Okra is at its best when prepared in the simplest of ways or eaten raw. Selecting okra is a skill no one should ignore as it’s easy to develop and critical to enjoying it. Some pods tend to be very fibrous – you’ll feel like you are chewing on tiny sticks. If you are careful when you select them, you’ll feel which ones will be tender and which might be more like bamboo floss. When preparing them, you only need to know one thing…don’t overcook it. Overcooking okra is what makes it slimy, mushy, and tasteless. Southern cooks would probably shake me like a shake n’ bake if they caught me saying this: okra does NOT need to be stewed. Not in gumbo, not in jambalaya. Do not boil it for 10 minutes; do not stew it in a sauce for a half hour. It doesn’t need to absorb spices or flavors, because its flavor is so delicate and light. Okra can simply be sautéed with salt and pepper for a few minutes, until bright green and just tender. Add it on top of a nice southern stew or gumbo for a good crunchy touch.
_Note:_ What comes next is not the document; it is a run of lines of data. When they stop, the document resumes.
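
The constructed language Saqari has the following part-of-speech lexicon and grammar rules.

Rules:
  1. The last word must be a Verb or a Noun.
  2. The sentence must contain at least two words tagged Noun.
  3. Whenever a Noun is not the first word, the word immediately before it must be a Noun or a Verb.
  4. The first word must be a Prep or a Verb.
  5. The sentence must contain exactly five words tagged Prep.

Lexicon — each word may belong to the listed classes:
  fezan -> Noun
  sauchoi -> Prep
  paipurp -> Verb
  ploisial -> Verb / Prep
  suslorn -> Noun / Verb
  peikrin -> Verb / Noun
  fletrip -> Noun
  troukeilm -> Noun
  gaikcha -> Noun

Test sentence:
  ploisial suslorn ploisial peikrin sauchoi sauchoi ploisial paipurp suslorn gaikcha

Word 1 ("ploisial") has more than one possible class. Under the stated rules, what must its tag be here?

Prep

Candidates per position — 1:ploisial {Verb,Prep}; 2:suslorn {Noun,Verb}; 3:ploisial {Verb,Prep}; 4:peikrin {Verb,Noun}; 5:sauchoi {Prep}; 6:sauchoi {Prep}; 7:ploisial {Verb,Prep}; 8:paipurp {Verb}; 9:suslorn {Noun,Verb}; 10:gaikcha {Noun}.
Word 1 cannot be Verb — rule 5 would then fail for every completion. It is Prep.
Word 2 cannot be Noun — rule 3 would then fail for every completion. It is Verb.
Word 3 cannot be Verb — rule 5 would then fail for every completion. It is Prep.
Word 4 cannot be Noun — rule 3 would then fail for every completion. It is Verb.
Word 7 cannot be Verb — rule 5 would then fail for every completion. It is Prep.
Word 9 cannot be Verb — rule 2 would then fail for every completion. It is Noun.
The only consistent sequence is: Prep Verb Prep Verb Prep Prep Prep Verb Noun Noun.
Checking: rule 1 ok; rule 2 ok; rule 3 ok; rule 4 ok; rule 5 ok.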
In this recipe, the okra is left raw and sliced into small chunks. The smaller the pod, the better it will be in raw form. Even raw okra has a touch of “slime” to it when you start cutting, but you won’t notice it in the salad. This recipe also features yellow pear tomatoes that also grow well in hotter temperatures and tend to be included in the same share from the farm. If you have to pass on the raw okra, at least try it sautéed or in its very best form….southern fried okra.
Summer Quinoa Salad with Fresh Okra
For the Dressing
3 T. Red wine vinegar
2 tsp. Walnut or olive oil
2 tsp. Thyme, dried (or 1 T. fresh)
2 tsp. Dijon mustard
1 tsp. Agave nectar
¾ tsp. Salt
½ tsp. Freshly ground black pepper
For the Salad
2 c. Quinoa, cooked
1 can or 1 ½ c. cooked chickpeas (drained & rinsed if using canned)
1 c. Okra, sliced into ¼ inch pieces – stems discarded
1 c. Yellow pear tomatoes (or another small, mild variety)
¾ c. Red bell pepper, diced
¾ c. Carrots, grated
¾ c. Corn, fresh or frozen
¾ c. Cucumber, diced
Whisk all dressing ingredients together in a small bowl. Adjust seasonings to taste – for a less tart dressing, add more agave and additional salt & pepper to taste. Set aside
Combing all salad ingredients in a medium or large mixing bowl. Drizzle with dressing, stirring to coat completely. Season with additional salt and pepper if necessary.